Thursday, March 13, 2014

Medicaid Expansion In Virginia: Health Care For Me, Not For Thee!


Virginia representatives are debating whether to allow Medicaid expansion in the Commonwealth, and the usual suspects are coming out of the Koch closet woodwork to offer their solicited testimonials:
On Wednesday, Colonial Heights insurance agent Frank Lundie stepped up to offer his story at a news conference in front of his business. He said he had been reluctant to speak but had to, given what Burke said in the 18th century: that evil triumphs “when good men do nothing.” 
Lundie went on to say that the premium on his personal insurance plan doubled and his annual deductible rose by $2,000 as a result of the law. The Affordable Care Act led to the cancellation of millions of existing insurance policies, he said, so even by the White House’s “fuzzy math,” more people lost insurance than got it. 
His complaints centered on problems with the broader health-care law, not Medicaid expansion per se. But Lundie and Republican leaders argued that the law’s well-known flaws are reason enough to resist expansion. 
“The hardest thing to explain is the glaringly evident which everybody has decided not to see,” Lundie, quoting [Ayn] Rand, told about 50 politicians and business leaders at the gathering.
Well, we certainly know what bees are buzzing in Mr. Lundie's bonnet, given the Ayn Rand and Edmund Burke quotes (freedumb!), and equating affordable health care with "evil."  You're quite the frothing nut compassionate conservative, Mr. Lundie!  We look forward to someone doing a fact check on the Koch brothers'  Lundie's story;  we'd be willing to bet it's like every other fabricated pile of bullshit being generated by the right, notably the Americans for Plutocrat Prosperity.

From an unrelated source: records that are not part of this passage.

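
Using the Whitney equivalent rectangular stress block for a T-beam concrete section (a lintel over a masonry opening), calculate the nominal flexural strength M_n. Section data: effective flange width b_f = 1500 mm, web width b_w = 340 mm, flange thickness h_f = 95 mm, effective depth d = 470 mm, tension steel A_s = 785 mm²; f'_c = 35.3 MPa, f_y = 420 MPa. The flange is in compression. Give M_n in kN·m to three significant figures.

M_n ≈ 154 kN·m

Tension: T = A_s f_y = 785 × 420 = 329700 N.
Try a within the flange: a = T/(0.85 f'_c b_f) = 329700/(0.85 × 35.3 × 1500) = 7.33 mm.
Since a = 7.33 ≤ h_f = 95 mm, the stress block lies entirely in the flange; analyse as a rectangular beam of width b_f.
M_n = T(d − a/2) = 329700 × (470 − 3.665) = 153.75 × 10⁶ N·mm.
M_n = 153.75 kN·m.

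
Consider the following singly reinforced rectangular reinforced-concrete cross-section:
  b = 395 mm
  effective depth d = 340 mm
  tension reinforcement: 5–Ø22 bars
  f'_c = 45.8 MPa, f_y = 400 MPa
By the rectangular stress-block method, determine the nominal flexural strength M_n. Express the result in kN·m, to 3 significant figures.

M_n ≈ 240 kN·m

A_s = 5 × 380 = 1900 mm².
T = A_s f_y = 1900 × 400 = 760000 N = 760 kN.
From C = T: a = T/(0.85 f'_c b) = 760000/(0.85 × 45.8 × 395) = 49.42 mm.
M_n = T(d − a/2) = 760 kN × (340 − 24.71) mm = 239.62 kN·m.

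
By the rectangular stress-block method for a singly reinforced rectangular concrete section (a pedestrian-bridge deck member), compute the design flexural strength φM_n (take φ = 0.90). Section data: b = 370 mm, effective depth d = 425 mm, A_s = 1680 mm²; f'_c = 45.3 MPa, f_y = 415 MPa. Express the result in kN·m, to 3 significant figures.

φM_n ≈ 251 kN·m

T = A_s f_y = 1680 × 415 = 697200 N = 697.2 kN.
From C = T: a = T/(0.85 f'_c b) = 697200/(0.85 × 45.3 × 370) = 48.94 mm.
M_n = T(d − a/2) = 697.2 kN × (425 − 24.47) mm = 279.25 kN·m.
φM_n = 0.90 × 279.25 = 251.33 kN·m.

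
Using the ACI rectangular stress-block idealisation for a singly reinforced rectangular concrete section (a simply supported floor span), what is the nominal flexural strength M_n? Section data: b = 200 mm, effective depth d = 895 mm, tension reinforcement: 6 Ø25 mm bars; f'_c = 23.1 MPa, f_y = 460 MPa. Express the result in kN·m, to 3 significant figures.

A_s = 6 × 491 = 2946 mm².
T = A_s f_y = 2946 × 460 = 1355160 N = 1355.16 kN.
From C = T: a = T/(0.85 f'_c b) = 1355160/(0.85 × 23.1 × 200) = 345.09 mm.
M_n = T(d − a/2) = 1355.16 kN × (895 − 172.545) mm = 979.04 kN·m.

M_n ≈ 979 kN·m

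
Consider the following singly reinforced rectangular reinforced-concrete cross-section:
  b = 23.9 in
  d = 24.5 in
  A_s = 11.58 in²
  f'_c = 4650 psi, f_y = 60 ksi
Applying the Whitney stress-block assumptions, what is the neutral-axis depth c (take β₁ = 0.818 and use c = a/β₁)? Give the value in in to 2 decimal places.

T = A_s f_y = 11.58 × 60 = 694.8 kips.
a = T/(0.85 f'_c b) = 694.8/(0.85 × 4.65 × 23.9) = 7.3551 in.
With β₁ = 0.818, c = a/β₁ = 7.3551/0.818 = 8.99 in.

c ≈ 8.99 in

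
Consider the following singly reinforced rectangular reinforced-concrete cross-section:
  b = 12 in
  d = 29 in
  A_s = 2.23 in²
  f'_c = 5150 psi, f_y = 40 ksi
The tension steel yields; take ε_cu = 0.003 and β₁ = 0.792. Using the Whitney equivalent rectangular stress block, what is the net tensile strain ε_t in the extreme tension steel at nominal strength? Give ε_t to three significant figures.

a = A_s f_y/(0.85 f'_c b) = 1.698 in.
β₁ = 0.792, so c = a/β₁ = 1.698/0.792 = 2.144 in.
From the linear strain diagram with ε_cu = 0.003: ε_t = 0.003 (d − c)/c = 0.003 × (29 − 2.144)/2.144 = 0.0376.
Since ε_t ≥ 0.005, the section is tension-controlled.

ε_t ≈ 0.0376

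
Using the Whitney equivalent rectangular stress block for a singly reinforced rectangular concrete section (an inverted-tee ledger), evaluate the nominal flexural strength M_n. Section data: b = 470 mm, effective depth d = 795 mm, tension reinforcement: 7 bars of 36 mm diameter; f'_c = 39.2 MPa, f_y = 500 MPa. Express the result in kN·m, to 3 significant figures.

M_n ≈ 2430 kN·m

A_s = 7 × 1018 = 7126 mm².
T = A_s f_y = 7126 × 500 = 3563000 N = 3563 kN.
From C = T: a = T/(0.85 f'_c b) = 3563000/(0.85 × 39.2 × 470) = 227.52 mm.
M_n = T(d − a/2) = 3563 kN × (795 − 113.76) mm = 2427.26 kN·m.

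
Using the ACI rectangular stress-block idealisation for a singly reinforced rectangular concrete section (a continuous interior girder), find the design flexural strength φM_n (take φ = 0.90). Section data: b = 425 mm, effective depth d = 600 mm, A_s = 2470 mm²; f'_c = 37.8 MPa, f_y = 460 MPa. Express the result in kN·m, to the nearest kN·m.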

In the meantime, we like what this letter writer had to say in this morning's once great Washington Post Bezos Bugle:
The March 9 Metro article “Who deserves to receive Medicaid? Residents echo lawmakers’ debate” contained a nugget that seems to define precisely the argument against expanding the program. It quoted a man who earns $11,670 at his job, just over the poverty line, but doesn’t qualify for Medicaid. He struggles to afford his asthma treatments. The article then quoted a woman opposed to expansion: “Tabatha Weathers, 27, said the abuses she’s seen have made her wary of opening up Medicaid too broadly. ‘Somebody like me, I need it,’ she said . . . [S]he couldn’t afford her obstetrician appointments without the Medicaid she receives.” 
There you have it. Medicaid expansion under the Affordable Care Act is just another effort to create a boondoggle program. As long as you already have Medicaid.

George Chuzi, McLean
We'd like to hope that, for every Frank Lundie (and Mrs. Lundie? see comments) and Tabatha Weathers, there are at least four George Chuzis... and that they vote.

(Image:  Ayn Rand -  "the glaringly evident which everybody has decided not to see" is her self-serving hypocrisy, Mr. Lundie, and yours.)

3 comments:

Anonymous said...

so sad to even comment on this blog but I had to because all I have to say is WTG Mr. Lundie! Time to stand up and speak out! You libs are in for such a rude awaking..

W. Hackwhacker said...

So sad you had to comment on this blog, too. We'll see if his story pans out (doubt it). In the meantime, please note that 64 % of Americans don't want Obamacare repealed, according to the latest Bloomberg poll:(http://www.bloomberg.com/news/2014-03-12/americans-stick-with-obamacare-as-opposition-burns-bright.html)
We'll see who history vindicates, my crackpot correspondent!

Grung_e_Gene said...

Both Tony Benn and Edmund Burke represented the city of Bristol. Benn gave up his peerage, Burke tried to get one.

Conservatives, of course, love Burke and quote him often. For all their false talk of freedom what conservatives really want is a Dictator, because right-wingers love when a powerful man tells them what to do.